Education
Carbon Pricing 101
A plain-English guide to the two main ways governments put a price on carbon emissions.
🪙
Carbon Tax
Fixed price, variable quantity
📊
Emissions Trading (ETS)
Fixed quantity, variable price
Both instruments aim to make pollution costly — they just differ in what they fix.
🪙A price on carbon emissions
Carbon Tax
A carbon tax is a fee charged on the carbon content of fossil fuels — oil, coal, and natural gas. It is the most direct way to put a price on greenhouse gas emissions.
How it works
1
Government sets a price
The government establishes a fixed price per tonne of CO₂ emitted — for example, $50 per tonne.
2
Emitters pay the tax
Businesses, fuel suppliers, or consumers pay the tax when they burn fossil fuels. Higher emissions = higher tax.
3
Behavior changes
As fossil fuels become more expensive, households and businesses shift to cleaner alternatives — EVs, heat pumps, renewables.
4
Revenue is recycled
Tax revenue can be returned to households as rebates, invested in clean energy, or used to cut other taxes.
Advantages
- Simple to understand and administer
- Provides price certainty for long-term investment
- Revenue can fund rebates or green investment
- Technology-neutral — rewards any solution that cuts emissions
Challenges
- Quantity of emissions reduction is uncertain
- Politically challenging to set rates high enough
- Risk of carbon leakage to non-taxing countries
- Can be regressive without rebate design
Real-world examples
Sweden
$137/tCO₂ · since 1991
Canada
$50/tCO₂ · since 2019
Singapore
$25/tCO₂ · since 2019
📊Cap-and-trade emissions markets
Carbon Trading (ETS)
An Emissions Trading System (ETS) — also called cap-and-trade — limits total emissions by issuing a fixed number of permits. Companies can buy and sell these permits, creating a carbon price through the market.
How it works
1
Government sets the cap
A total emissions limit (the 'cap') is set for covered sectors. The cap is lowered over time to drive reductions.
2
Allowances distributed
Emission allowances (1 allowance = 1 tonne CO₂) are either auctioned or given free to regulated companies.
3
Companies trade
Companies that reduce emissions below their allowances can sell surplus permits.
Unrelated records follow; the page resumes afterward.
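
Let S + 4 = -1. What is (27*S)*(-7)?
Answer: 945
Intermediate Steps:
S = -5 (S = -4 - 1 = -5)
(27*S)*(-7) = (27*(-5))*(-7) = -135*(-7) = 945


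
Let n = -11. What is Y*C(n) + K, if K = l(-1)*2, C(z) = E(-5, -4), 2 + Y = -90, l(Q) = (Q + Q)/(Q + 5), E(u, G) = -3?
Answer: 275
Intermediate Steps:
l(Q) = 2*Q/(5 + Q) (l(Q) = (2*Q)/(5 + Q) = 2*Q/(5 + Q))
Y = -92 (Y = -2 - 90 = -92)
C(z) = -3
K = -1 (K = (2*(-1)/(5 - 1))*2 = (2*(-1)/4)*2 = (2*(-1)*(1/4))*2 = -1/2*2 = -1)
Y*C(n) + K = -92*(-3) - 1 = 276 - 1 = 275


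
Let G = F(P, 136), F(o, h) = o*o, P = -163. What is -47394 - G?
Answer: -73963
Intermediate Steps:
F(o, h) = o²
G = 26569 (G = (-163)² = 26569)
-47394 - G = -47394 - 1*26569 = -47394 - 26569 = -73963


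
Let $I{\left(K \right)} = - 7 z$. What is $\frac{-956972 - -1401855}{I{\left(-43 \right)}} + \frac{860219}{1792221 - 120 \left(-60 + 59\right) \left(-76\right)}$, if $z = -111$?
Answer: $\frac{88215523594}{153941053} \approx 573.05$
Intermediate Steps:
$I{\left(K \right)} = 777$ ($I{\left(K \right)} = \left(-7\right) \left(-111\right) = 777$)
$\frac{-956972 - -1401855}{I{\left(-43 \right)}} + \frac{860219}{1792221 - 120 \left(-60 + 59\right) \left(-76\right)} = \frac{-956972 - -1401855}{777} + \frac{860219}{1792221 - 120 \left(-60 + 59\right) \left(-76\right)} = \left(-956972 + 1401855\right) \frac{1}{777} + \frac{860219}{1792221 - 120 \left(-1\right) \left(-76\right)} = 444883 \cdot \frac{1}{777} + \frac{860219}{1792221 - \left(-120\right) \left(-76\right)} = \frac{444883}{777} + \frac{860219}{1792221 - 9120} = \frac{444883}{777} + \frac{860219}{1783101} = \frac{88215523594}{153941053}$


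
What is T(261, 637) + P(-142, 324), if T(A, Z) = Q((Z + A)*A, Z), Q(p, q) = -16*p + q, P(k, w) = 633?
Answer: -3748778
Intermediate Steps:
Q(p, q) = q - 16*p
T(A, Z) = Z - 16*A*(A + Z) (T(A, Z) = Z - 16*(Z + A)*A = Z - 16*(A + Z)*A = Z - 16*A*(A + Z))
T(261, 637) + P(-142, 324) = (637 - 16*261*(261 + 637)) + 633 = (637 - 16*261*898) + 633 = (637 - 3750048) + 633 = -3749411 + 633 = -3748778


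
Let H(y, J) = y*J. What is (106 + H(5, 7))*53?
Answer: 7473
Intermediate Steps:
H(y, J) = J*y
(106 + H(5, 7))*53 = (106 + 7*5)*53 = (106 + 35)*53 = 141*53 = 7473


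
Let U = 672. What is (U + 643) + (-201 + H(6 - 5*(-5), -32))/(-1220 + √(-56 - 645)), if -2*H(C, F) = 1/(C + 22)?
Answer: 103795891465/78922353 + 21307*I*√701/157844706 ≈ 1315.2 + 0.003574*I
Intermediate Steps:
H(C, F) = -1/(2*(22 + C)) (H(C, F) = -1/(2*(C + 22)) = -1/(2*(22 + C)))
(U + 643) + (-201 + H(6 - 5*(-5), -32))/(-1220 + √(-56 - 645)) = (672 + 643) + (-201 - 1/(44 + 2*(6 - 5*(-5))))/(-1220 + √(-56 - 645)) = 1315 + (-201 - 1/(44 + 2*(6 + 25)))/(-1220 + √(-701)) = 1315 + (-201 - 1/(44 + 2*31))/(-1220 + I*√701) = 1315 + (-201 - 1/(44 + 62))/(-1220 + I*√701) = 1315 + (-201 - 1/106)/(-1220 + I*√701) = 1315 - 21307/(106*(-1220 + I*√701))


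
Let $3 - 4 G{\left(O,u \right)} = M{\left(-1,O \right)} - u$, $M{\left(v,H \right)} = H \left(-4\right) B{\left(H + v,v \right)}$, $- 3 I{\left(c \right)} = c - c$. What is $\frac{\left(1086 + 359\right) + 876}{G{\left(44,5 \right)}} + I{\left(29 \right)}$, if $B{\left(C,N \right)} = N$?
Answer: $- \frac{2321}{42} \approx -55.262$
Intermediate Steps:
$I{\left(c \right)} = 0$ ($I{\left(c \right)} = - \frac{c - c}{3} = \left(- \frac{1}{3}\right) 0 = 0$)
$M{\left(v,H \right)} = - 4 H v$ ($M{\left(v,H \right)} = H \left(-4\right) v = - 4 H v$)
$G{\left(O,u \right)} = \frac{3}{4} - O + \frac{u}{4}$ ($G{\left(O,u \right)} = \frac{3}{4} - \frac{\left(-4\right) O \left(-1\right) - u}{4} = \frac{3}{4} - \frac{4 O - u}{4} = \frac{3}{4} - \frac{- u + 4 O}{4} = \frac{3}{4} - \left(O - \frac{u}{4}\right) = \frac{3}{4} - O + \frac{u}{4}$)
$\frac{\left(1086 + 359\right) + 876}{G{\left(44,5 \right)}} + I{\left(29 \right)} = \frac{\left(1086 + 359\right) + 876}{\frac{3}{4} - 44 + \frac{1}{4} \cdot 5} + 0 = \frac{1445 + 876}{\frac{3}{4} - 44 + \frac{5}{4}} + 0 = \frac{2321}{-42} + 0 = 2321 \left(- \frac{1}{42}\right) + 0 = - \frac{2321}{42} + 0 = - \frac{2321}{42}$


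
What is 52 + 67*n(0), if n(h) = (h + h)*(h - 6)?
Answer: 52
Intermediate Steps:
n(h) = 2*h*(-6 + h) (n(h) = (2*h)*(-6 + h) = 2*h*(-6 + h))
52 + 67*n(0) = 52 + 67*(2*0*(-6 + 0)) = 52 + 67*(2*0*(-6)) = 52 + 67*0 = 52 + 0 = 52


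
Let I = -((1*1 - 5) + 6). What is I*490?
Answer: -980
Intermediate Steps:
I = -2 (I = -((1 - 5) + 6) = -(-4 + 6) = -1*2 = -2)
I*490 = -2*490 = -980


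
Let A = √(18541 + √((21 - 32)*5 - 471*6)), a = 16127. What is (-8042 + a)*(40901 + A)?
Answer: 330684585 + 8085*√(18541 + I*√2881) ≈ 3.3179e+8 + 1593.5*I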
Those who emit more must buy extra.
4
Compliance & surrender
At year-end, each company must surrender enough allowances to cover its actual emissions or face penalties.
Advantages
- Guarantees a fixed total emissions level
- Market finds the most cost-efficient reductions
- Auction revenue can fund climate programs
- Can be linked across jurisdictions for liquidity
Challenges
- Carbon price is volatile and uncertain
- Complex to design and administer
- Risk of over-allocation weakening price
- Free allowances can create windfall profits
Real-world examples
EU ETS
40% of EU emissions · since 2005
China ETS
Power sector · since 2021
California C&T
85% of state emissions · since 2013
Key Concepts
Carbon Leakage
When companies move production to jurisdictions with weaker carbon rules to avoid the cost. Addressed by free allowances or border carbon adjustments.
Price Floor / Ceiling
Some ETS systems set a minimum (floor) or maximum (ceiling) carbon price to reduce volatility and provide investment certainty.
Offset Credits
Certified emissions reductions from projects (e.g. reforestation) that can substitute for allowances or reduce a carbon tax liability.
tCO₂e
Tonnes of CO₂ equivalent — the standard unit for measuring greenhouse gas emissions, converting gases like methane into CO₂ terms using their warming potential.
Cap Tightening
In ETS systems, the total cap is reduced each year (the 'linear reduction factor'), ensuring total emissions fall over time toward climate targets.
Border Carbon Adjustment
A tariff on imported goods that prices their embedded carbon, preventing carbon leakage and leveling the playing field. The EU CBAM is the leading example.